In 2017, as a freshman at Georgia Tech, Thomas pitched 10 1/3 innings in which he gave up 13 earned runs. As a sophomore, he moved into the starting rotation, going 7–4 with a 3.34 ERA and 106 strikeouts over 97 innings and fifteen games. In 2019, his junior year, Thomas made 16 starts in which he compiled a 9–2 record and 3.11 ERA over 113 innings.

==Professional career==
===St. Louis Cardinals===
The St. Louis Cardinals drafted Thomas in the fifth round, with the 155th overall selection, of the 2019 Major League Baseball draft. Thomas signed with the Cardinals and made his professional debut with the State College Spikes of the Low-A New York–Penn League before being promoted to the Peoria Chiefs of the Single-A Midwest League in July. Over 43 innings pitched between the two clubs, he went 4–1 with a 3.77 ERA. Thomas did not play in a game in 2020 due to the cancellation of the minor league season because of the COVID-19 pandemic.

To begin the 2021 season, Thomas was assigned to the Springfield Cardinals of the Double-A Central. After compiling a 4.87 ERA over 20 1/3 innings, he was promoted to the Memphis Redbirds of the Triple-A East. Over 22 games (14 starts) with Memphis, Thomas went 6–4 with a 3.10 ERA and 92 strikeouts over 101 2/3 innings. Thomas returned to Memphis for the 2022 season. Over 28 games (25 starts), he posted a 6–12 record with a 5.47 ERA and 110 strikeouts over 135 innings. He was selected to play in the Arizona Fall League (AFL) for the Salt River Rafters after the season. He compiled a 1.75 ERA and 34 strikeouts over 25 2/3 innings and was named the AFL Pitcher of the Year.

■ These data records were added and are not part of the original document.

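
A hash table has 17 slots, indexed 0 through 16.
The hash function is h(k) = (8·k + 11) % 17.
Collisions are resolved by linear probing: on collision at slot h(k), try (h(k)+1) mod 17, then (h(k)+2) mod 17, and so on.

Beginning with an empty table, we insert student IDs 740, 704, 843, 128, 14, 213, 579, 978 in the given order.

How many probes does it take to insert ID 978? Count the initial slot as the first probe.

Insert 740: h=15, slot 15 empty → index 15.
Insert 704: h=16, slot 16 empty → index 16.
Insert 843: h=6, slot 6 empty → index 6.
Insert 128: h=15, slots 15,16 occupied → index 0.
Insert 14: h=4, slot 4 empty → index 4.
Insert 213: h=15, slots 15,16,0 occupied → index 1.
Insert 579: h=2, slot 2 empty → index 2.
Insert 978: h=15, slots 15,16,0,1,2 occupied → index 3.
Table: [128, 213, 579, 978, 14, ∅, 843, ∅, ∅, ∅, ∅, ∅, ∅, ∅, ∅, 740, 704]

6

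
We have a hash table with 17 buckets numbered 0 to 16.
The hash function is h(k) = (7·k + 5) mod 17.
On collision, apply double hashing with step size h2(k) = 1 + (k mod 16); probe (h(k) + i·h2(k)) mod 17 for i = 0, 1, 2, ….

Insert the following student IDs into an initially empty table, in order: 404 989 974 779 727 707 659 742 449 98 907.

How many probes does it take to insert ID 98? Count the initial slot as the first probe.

3

404 hashes to 11; slot 11 is free -> place at 11.
989 hashes to 9; slot 9 is free -> place at 9.
974 hashes to 6; slot 6 is free -> place at 6.
779 hashes to 1; slot 1 is free -> place at 1.
727 hashes to 11, h2=8; 11 taken -> place at 2.
707 hashes to 7; slot 7 is free -> place at 7.
659 hashes to 11, h2=4; 11 taken -> place at 15.
742 hashes to 14; slot 14 is free -> place at 14.
449 hashes to 3; slot 3 is free -> place at 3.
98 hashes to 11, h2=3; 11,14 taken -> place at 0.
907 hashes to 13; slot 13 is free -> place at 13.
Table: [98, 779, 727, 449, _, _, 974, 707, _, 989, _, 404, _, 907, 742, 659, _]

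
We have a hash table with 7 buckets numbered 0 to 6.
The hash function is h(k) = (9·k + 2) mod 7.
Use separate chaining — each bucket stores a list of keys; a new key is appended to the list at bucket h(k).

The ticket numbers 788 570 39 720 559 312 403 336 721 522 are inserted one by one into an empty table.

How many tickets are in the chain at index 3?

788 -> bucket 3
570 -> bucket 1
39 -> bucket 3 (collision)
720 -> bucket 0
559 -> bucket 0 (collision)
312 -> bucket 3 (collision)
403 -> bucket 3 (collision)
336 -> bucket 2
721 -> bucket 2 (collision)
522 -> bucket 3 (collision)
Final buckets:
0: 720 -> 559
1: 570
2: 336 -> 721
3: 788 -> 39 -> 312 -> 403 -> 522
4: _
5: _
6: _

5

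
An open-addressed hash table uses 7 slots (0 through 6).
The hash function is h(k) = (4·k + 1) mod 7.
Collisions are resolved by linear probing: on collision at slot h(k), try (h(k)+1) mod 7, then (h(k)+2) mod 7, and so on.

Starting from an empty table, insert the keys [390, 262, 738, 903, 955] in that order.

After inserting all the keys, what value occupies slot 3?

955

390 hashes to 0; slot 0 is free -> place at 0.
262 hashes to 6; slot 6 is free -> place at 6.
738 hashes to 6; 6,0 taken -> place at 1.
903 hashes to 1; 1 taken -> place at 2.
955 hashes to 6; 6,0,1,2 taken -> place at 3.
Table: [390, 738, 903, 955, _, _, 262]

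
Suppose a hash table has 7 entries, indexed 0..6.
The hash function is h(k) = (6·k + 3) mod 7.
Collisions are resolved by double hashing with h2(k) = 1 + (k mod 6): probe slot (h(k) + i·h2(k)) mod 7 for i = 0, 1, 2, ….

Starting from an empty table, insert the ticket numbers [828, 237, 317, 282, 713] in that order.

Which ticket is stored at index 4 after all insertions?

828: h=1 => slot 1
237: h=4 => slot 4
317: h=1, h2=6, probe 1,0 => slot 0
282: h=1, h2=1, probe 1,2 => slot 2
713: h=4, h2=6, probe 4,3 => slot 3
Table: [317, 828, 282, 713, 237, _, _]

237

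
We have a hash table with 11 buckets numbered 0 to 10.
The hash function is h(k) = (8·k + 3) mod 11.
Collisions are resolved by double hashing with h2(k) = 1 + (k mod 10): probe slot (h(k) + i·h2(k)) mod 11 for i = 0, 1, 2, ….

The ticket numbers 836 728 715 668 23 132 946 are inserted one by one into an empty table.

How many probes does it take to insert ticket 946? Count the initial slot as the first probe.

Insert 836: h=3, slot 3 empty => index 3.
Insert 728: h=8, slot 8 empty => index 8.
Insert 715: h=3, h2=6, slot 3 occupied => index 9.
Insert 668: h=1, slot 1 empty => index 1.
Insert 23: h=0, slot 0 empty => index 0.
Insert 132: h=3, h2=3, slot 3 occupied => index 6.
Insert 946: h=3, h2=7, slot 3 occupied => index 10.
Table: [23, 668, —, 836, —, —, 132, —, 728, 715, 946]

2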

On November 15, 2022, the Cardinals selected Thomas' contract and added him to the 40-man roster to protect him from the Rule 5 draft. Thomas was optioned to Memphis to begin the 2023 season. He played the whole season there, appearing in 21 games (17 starts) and going 5–4 with a 5.53 ERA and 69 strikeouts over 94 1/3 innings. Thomas was designated for assignment on November 14, 2023, after multiple prospects were added to the 40-man roster. He cleared waivers and was sent outright to Triple-A on November 16.

Thomas returned to Memphis for the 2024 campaign, posting a 7-4 record and 2.89 ERA with 79 strikeouts and three saves in 90 1/3 innings pitched across 56 appearances.

===Milwaukee Brewers===
On December 11, 2024, the Milwaukee Brewers selected Thomas in the Rule 5 draft. On March 22, 2025, the Brewers announced that Thomas had made the team's Opening Day roster. He made two appearances for Milwaukee before being placed on the injured list with left elbow arthritis on April 8. Thomas was transferred to the 60-day injured list on May 18. On July 1, it was announced that Thomas would require surgery to remove loose bodies from his elbow, with Tommy John surgery remaining as a possibility. Thomas was outrighted off the 40-man roster on October 24 and chose to become a free agent rather than accept an assignment to the minor leagues.

===Atlanta Braves===
On November 6, 2025, Thomas signed a minor league contract with the Atlanta Braves. He made 15 appearances split between the High-A Rome Emperors and Triple-A Gwinnett Stripers, accumulating a 2–0 record and 1.54 ERA with 29 strikeouts and one save over 35 innings of work. On July 7, 2026, the Braves selected Thomas' contract, adding him to their active roster. In two appearances for Atlanta, he struggled to a 21.32 ERA with four strikeouts over 6 1/3 innings pitched.

===Kansas City Royals===
On July 30, 2026, Thomas was claimed off waivers by the Athletics. He was designated for assignment by the Athletics on August 1. On August 4, Thomas was claimed off waivers by the Kansas City Royals.

== Personal life ==

Thomas married his wife Brett Thomas in 2019, and they have two daughters.